ほんとにあった! 呪いのビデオ~special3 [VHS]

ほんとにあった! 呪いのビデオ~special3 [VHS]

このなかでは、透ける様式の「侵入者」、拡大が怖さを増す「漂流する霊」がよくできたものだった。いずれも監視物また、見終わった後の映像の乱れ系として「中古ビデオ」も挙げておこう。
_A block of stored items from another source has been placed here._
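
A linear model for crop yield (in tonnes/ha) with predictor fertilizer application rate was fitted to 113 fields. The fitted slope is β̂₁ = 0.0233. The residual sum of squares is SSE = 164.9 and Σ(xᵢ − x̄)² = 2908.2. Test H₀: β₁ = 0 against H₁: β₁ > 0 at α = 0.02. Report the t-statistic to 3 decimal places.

MSE = SSE/(n − 2) = 164.9/111 = 1.48559.
SE(β̂₁) = √(MSE/Sₓₓ) = √(1.48559/2908.2) = 0.0226015.
t = 0.0233 / 0.0226015 = 1.031.
df = n − 2 = 111.
One-sided p ≈ 0.1524, which is ≥ 0.02, so fail to reject H₀.
The data do not give significant evidence that the true slope on fertilizer application rate is positive.

t = 1.031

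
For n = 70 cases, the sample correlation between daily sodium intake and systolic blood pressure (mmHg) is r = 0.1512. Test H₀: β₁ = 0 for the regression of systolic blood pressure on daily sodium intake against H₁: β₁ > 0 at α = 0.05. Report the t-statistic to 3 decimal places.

t = 1.261

t = r·√(n − 2)/√(1 − r²) = 0.1512·√68/√0.977139 = 1.261.
df = n − 2 = 68.
One-sided p ≈ 0.1058, which is ≥ 0.05, so fail to reject H₀.
The data do not give significant evidence of a linear association between daily sodium intake and systolic blood pressure.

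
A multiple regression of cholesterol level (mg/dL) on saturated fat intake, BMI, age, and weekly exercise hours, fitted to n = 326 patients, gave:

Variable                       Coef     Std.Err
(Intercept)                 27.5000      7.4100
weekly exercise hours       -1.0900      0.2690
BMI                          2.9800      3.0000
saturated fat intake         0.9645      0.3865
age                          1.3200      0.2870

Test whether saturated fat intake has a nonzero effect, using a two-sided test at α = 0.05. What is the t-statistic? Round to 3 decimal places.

Read off: b = 0.9645, SE = 0.3865 for saturated fat intake.
H₀: β₁ = 0 vs H₁: β₁ ≠ 0.
t = 0.9645 / 0.3865 = 2.495.
df = n − k − 1 = 326 − 4 − 1 = 321.
Two-sided p ≈ 0.0131, which is < 0.05, so reject H₀.
There is evidence that saturated fat intake is associated with cholesterol level, holding the other predictors fixed.

t = 2.495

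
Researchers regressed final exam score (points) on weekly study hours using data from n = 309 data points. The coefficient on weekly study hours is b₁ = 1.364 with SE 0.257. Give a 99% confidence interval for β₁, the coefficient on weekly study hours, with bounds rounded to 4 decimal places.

(0.6979, 2.0301)

df = n − 2 = 309 − 2 = 307.
t* = t_{0.005, 307} = 2.591938.
Margin = t* × SE = 2.591938 × 0.257 = 0.666128.
CI: 1.364 ± 0.666128 → (0.6979, 2.0301).
With 99% confidence, each one-unit increase in weekly study hours is associated with a change of between 0.6979 and 2.0301 points in final exam score.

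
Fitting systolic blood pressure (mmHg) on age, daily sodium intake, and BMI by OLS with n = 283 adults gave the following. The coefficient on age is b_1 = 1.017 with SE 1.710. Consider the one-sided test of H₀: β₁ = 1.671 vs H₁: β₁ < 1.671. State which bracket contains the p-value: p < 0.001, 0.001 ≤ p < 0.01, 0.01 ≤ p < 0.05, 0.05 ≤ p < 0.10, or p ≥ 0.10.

t = (1.017 − 1.671) / 1.710 = -0.382.
df = n − k − 1 = 283 − 3 − 1 = 279.
One-sided p = P(T_{279} < t) ≈ 0.3512.
So p ≥ 0.10.

p ≥ 0.10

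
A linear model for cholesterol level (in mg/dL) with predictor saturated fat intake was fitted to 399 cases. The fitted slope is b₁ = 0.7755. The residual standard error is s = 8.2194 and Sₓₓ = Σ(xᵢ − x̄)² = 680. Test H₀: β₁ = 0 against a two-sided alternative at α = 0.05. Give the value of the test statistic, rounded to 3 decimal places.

t = 2.460

SE(b₁) = s/√Sₓₓ = 8.2194/√680 = 0.3152.
t = 0.7755 / 0.3152 = 2.460.
df = n − 2 = 397.
Two-sided p ≈ 0.0143, which is < 0.05, so reject H₀.
There is evidence that saturated fat intake is associated with cholesterol level.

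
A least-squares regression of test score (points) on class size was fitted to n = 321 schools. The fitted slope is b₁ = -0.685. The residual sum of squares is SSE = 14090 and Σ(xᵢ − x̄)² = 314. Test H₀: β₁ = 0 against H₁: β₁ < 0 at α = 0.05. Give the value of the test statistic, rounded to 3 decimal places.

t = -1.826

MSE = SSE/(n − 2) = 14090/319 = 44.1693.
SE(b₁) = √(MSE/Sₓₓ) = √(44.1693/314) = 0.375055.
t = -0.685 / 0.375055 = -1.826.
df = n − 2 = 319.
One-sided p ≈ 0.0344, which is < 0.05, so reject H₀.
There is evidence that the true slope on class size is negative.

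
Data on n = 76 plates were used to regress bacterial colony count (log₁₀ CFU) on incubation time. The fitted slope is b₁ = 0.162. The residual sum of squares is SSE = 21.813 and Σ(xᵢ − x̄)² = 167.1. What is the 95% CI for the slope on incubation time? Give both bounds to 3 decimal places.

(0.078, 0.246)

MSE = SSE/(n − 2) = 21.813/74 = 0.29477.
SE(b₁) = √(MSE/Sₓₓ) = √(0.29477/167.1) = 0.0420004.
df = n − 2 = 74.
t* = t_{0.025, 74} = 1.992543.
Margin = t* × SE = 1.992543 × 0.0420004 = 0.08369.
CI: 0.162 ± 0.08369 → (0.078, 0.246).
With 95% confidence, each one-unit increase in incubation time is associated with a change of between 0.078 and 0.246 log₁₀ CFU in bacterial colony count.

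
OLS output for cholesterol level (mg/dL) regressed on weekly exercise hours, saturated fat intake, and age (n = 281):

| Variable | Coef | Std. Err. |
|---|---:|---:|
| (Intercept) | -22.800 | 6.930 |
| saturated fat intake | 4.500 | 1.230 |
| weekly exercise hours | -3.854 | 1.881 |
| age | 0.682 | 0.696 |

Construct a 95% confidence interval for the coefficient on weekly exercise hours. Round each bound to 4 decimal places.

Read off: b = -3.854, SE = 1.881 for weekly exercise hours.
df = n − k − 1 = 281 − 3 − 1 = 277.
t* = t_{0.025, 277} = 1.968565.
Margin = t* × SE = 1.968565 × 1.881 = 3.702871.
CI: -3.854 ± 3.702871 → (-7.5569, -0.1511).

(-7.5569, -0.1511)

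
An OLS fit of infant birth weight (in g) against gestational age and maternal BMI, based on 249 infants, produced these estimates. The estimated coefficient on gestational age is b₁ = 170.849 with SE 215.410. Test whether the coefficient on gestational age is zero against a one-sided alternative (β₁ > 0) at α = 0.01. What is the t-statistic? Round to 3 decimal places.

H₀: β₁ = 0 vs H₁: β₁ > 0.
t = (b₁ − β₁⁰)/SE = 170.849 / 215.410 = 0.793.
df = n − k − 1 = 249 − 2 − 1 = 246.
One-sided p ≈ 0.2142, which is ≥ 0.01, so fail to reject H₀.
The data do not give significant evidence that the true slope on gestational age is positive, holding the other predictors fixed.

t = 0.793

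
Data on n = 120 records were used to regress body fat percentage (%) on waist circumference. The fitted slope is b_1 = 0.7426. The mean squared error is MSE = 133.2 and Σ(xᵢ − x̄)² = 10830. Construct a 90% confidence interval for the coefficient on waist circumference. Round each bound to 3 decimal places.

(0.559, 0.926)

SE(b_1) = √(MSE/Sₓₓ) = √(133.2/10830) = 0.110902.
df = n − 2 = 118.
t* = t_{0.05, 118} = 1.65787.
Margin = t* × SE = 1.65787 × 0.110902 = 0.18386.
CI: 0.7426 ± 0.18386 → (0.559, 0.926).
With 90% confidence, each one-unit increase in waist circumference is associated with a change of between 0.559 and 0.926 % in body fat percentage.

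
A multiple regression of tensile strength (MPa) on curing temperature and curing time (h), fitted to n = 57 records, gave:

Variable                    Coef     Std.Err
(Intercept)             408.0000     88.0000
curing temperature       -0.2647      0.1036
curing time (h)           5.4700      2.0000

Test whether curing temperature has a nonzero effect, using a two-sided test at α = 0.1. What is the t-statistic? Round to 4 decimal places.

Read off: b = -0.2647, SE = 0.1036 for curing temperature.
H₀: β₁ = 0 vs H₁: β₁ ≠ 0.
t = -0.2647 / 0.1036 = -2.5550.
df = n − k − 1 = 57 − 2 − 1 = 54.
Two-sided p ≈ 0.0135, which is < 0.1, so reject H₀.
There is evidence that curing temperature is associated with tensile strength, holding the other predictors fixed.

t = -2.5550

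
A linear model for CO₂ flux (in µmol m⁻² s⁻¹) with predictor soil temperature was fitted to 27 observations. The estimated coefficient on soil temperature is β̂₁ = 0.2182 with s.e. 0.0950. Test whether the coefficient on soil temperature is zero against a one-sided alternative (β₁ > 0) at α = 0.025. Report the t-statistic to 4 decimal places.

H₀: β₁ = 0 vs H₁: β₁ > 0.
t = (β̂₁ − β₁⁰)/SE = 0.2182 / 0.0950 = 2.2968.
df = n − 2 = 27 − 2 = 25.
One-sided p ≈ 0.0151, which is < 0.025, so reject H₀.
There is evidence that the true slope on soil temperature is positive.

t = 2.2968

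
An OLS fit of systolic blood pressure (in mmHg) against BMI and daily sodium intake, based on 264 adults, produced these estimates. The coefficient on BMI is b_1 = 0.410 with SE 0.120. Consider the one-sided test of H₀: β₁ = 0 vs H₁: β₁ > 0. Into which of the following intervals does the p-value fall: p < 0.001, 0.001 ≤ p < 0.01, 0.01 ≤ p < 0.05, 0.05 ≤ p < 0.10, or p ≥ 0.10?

t = 0.410 / 0.120 = 3.417.
df = n − k − 1 = 264 − 2 − 1 = 261.
One-sided p = P(T_{261} > t) ≈ 0.0004.
So p < 0.001.

p < 0.001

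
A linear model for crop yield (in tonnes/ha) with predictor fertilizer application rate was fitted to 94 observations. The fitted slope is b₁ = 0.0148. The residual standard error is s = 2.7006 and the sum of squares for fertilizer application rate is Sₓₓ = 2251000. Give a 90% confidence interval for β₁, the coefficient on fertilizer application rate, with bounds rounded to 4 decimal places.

SE(b₁) = s/√Sₓₓ = 2.7006/√2251000 = 0.0018.
df = n − 2 = 92.
t* = t_{0.05, 92} = 1.661585.
Margin = t* × SE = 1.661585 × 0.0018 = 0.002991.
CI: 0.0148 ± 0.002991 → (0.0118, 0.0178).
With 90% confidence, each one-unit increase in fertilizer application rate is associated with a change of between 0.0118 and 0.0178 tonnes/ha in crop yield.

(0.0118, 0.0178)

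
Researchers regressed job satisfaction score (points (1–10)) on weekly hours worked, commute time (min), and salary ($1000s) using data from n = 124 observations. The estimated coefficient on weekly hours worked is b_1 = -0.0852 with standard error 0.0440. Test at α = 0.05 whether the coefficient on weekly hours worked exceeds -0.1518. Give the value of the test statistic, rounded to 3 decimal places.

H₀: β₁ = -0.1518 vs H₁: β₁ > -0.1518.
t = (b_1 − β₁⁰)/SE = (-0.0852 − (-0.1518)) / 0.0440 = 1.514.
df = n − k − 1 = 124 − 3 − 1 = 120.
One-sided p ≈ 0.0664, which is ≥ 0.05, so fail to reject H₀.
The data do not give significant evidence that the true slope on weekly hours worked exceeds -0.1518 points (1–10) per unit, holding the other predictors fixed.

t = 1.514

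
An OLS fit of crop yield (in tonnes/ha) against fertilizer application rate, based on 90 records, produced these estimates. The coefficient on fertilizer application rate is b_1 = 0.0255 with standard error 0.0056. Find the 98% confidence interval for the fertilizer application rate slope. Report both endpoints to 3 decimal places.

(0.012, 0.039)

df = n − 2 = 90 − 2 = 88.
t* = t_{0.01, 88} = 2.369472.
Margin = t* × SE = 2.369472 × 0.0056 = 0.01327.
CI: 0.0255 ± 0.01327 → (0.012, 0.039).
With 98% confidence, each one-unit increase in fertilizer application rate is associated with a change of between 0.012 and 0.039 tonnes/ha in crop yield.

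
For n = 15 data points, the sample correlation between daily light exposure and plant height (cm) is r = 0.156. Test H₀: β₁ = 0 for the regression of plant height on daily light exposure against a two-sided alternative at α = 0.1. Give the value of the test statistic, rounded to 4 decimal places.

t = 0.5694

t = r·√(n − 2)/√(1 − r²) = 0.156·√13/√0.975664 = 0.5694.
df = n − 2 = 13.
Two-sided p ≈ 0.5788, which is ≥ 0.1, so fail to reject H₀.
The data do not give significant evidence of a linear association between daily light exposure and plant height.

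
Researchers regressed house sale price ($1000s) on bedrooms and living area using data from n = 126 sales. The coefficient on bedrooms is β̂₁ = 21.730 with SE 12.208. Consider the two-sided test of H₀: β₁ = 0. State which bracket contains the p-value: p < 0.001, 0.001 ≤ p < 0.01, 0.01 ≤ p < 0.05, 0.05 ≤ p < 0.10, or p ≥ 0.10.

0.05 ≤ p < 0.10

t = 21.730 / 12.208 = 1.780.
df = n − k − 1 = 126 − 2 − 1 = 123.
Two-sided p = 2·P(T_{123} > |t|) ≈ 0.0775.
So 0.05 ≤ p < 0.10.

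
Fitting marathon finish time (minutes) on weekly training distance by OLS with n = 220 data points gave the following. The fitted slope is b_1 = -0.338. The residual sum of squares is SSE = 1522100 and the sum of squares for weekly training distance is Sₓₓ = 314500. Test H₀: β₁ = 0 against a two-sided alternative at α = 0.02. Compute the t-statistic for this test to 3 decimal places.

MSE = SSE/(n − 2) = 1522100/218 = 6982.11.
SE(b_1) = √(MSE/Sₓₓ) = √(6982.11/314500) = 0.148999.
t = -0.338 / 0.148999 = -2.268.
df = n − 2 = 218.
Two-sided p ≈ 0.0243, which is ≥ 0.02, so fail to reject H₀.
The data do not give significant evidence of an association between weekly training distance and marathon finish time.

t = -2.268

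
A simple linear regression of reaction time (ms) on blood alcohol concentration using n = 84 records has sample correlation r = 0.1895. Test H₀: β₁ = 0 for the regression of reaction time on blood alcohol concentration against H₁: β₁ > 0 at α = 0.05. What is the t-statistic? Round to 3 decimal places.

t = 1.748

t = r·√(n − 2)/√(1 − r²) = 0.1895·√82/√0.96409 = 1.748.
df = n − 2 = 82.
One-sided p ≈ 0.0421, which is < 0.05, so reject H₀.
There is evidence of a linear association between blood alcohol concentration and reaction time.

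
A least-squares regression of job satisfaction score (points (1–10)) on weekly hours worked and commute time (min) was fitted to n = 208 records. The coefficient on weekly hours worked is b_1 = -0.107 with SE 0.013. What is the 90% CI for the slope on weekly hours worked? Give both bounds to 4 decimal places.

df = n − k − 1 = 208 − 2 − 1 = 205.
t* = t_{0.05, 205} = 1.652321.
Margin = t* × SE = 1.652321 × 0.013 = 0.021480.
CI: -0.107 ± 0.021480 → (-0.1285, -0.0855).
With 90% confidence, each one-unit increase in weekly hours worked is associated with a change of between -0.1285 and -0.0855 points (1–10) in job satisfaction score, holding the other predictors fixed.

(-0.1285, -0.0855)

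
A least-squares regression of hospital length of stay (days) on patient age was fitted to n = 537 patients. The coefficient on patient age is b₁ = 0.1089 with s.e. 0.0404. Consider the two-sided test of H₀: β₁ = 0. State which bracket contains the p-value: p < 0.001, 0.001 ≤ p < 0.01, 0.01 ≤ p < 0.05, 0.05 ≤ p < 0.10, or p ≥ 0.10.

t = 0.1089 / 0.0404 = 2.696.
df = n − 2 = 537 − 2 = 535.
Two-sided p = 2·P(T_{535} > |t|) ≈ 0.0072.
So 0.001 ≤ p < 0.01.

0.001 ≤ p < 0.01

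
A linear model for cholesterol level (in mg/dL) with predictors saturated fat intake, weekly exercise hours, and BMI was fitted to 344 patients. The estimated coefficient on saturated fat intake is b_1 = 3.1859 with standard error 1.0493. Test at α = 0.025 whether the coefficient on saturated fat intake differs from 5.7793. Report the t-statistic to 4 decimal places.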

小池氏の前掲書(『呪いの心霊ビデオ―怪奇探偵の調査ファイル』)によれば、こうしたビデオ集に集められている多くの作品は映像のできのよしあしがかなり大きいという。たしかにどうしようもないできの悪いものを次々と見せておいて、直後に質の高いものをぶつける。ガードを緩める独特な構成法である。それも含め、心霊映像論として立ちそうな気もする。

続きは明日。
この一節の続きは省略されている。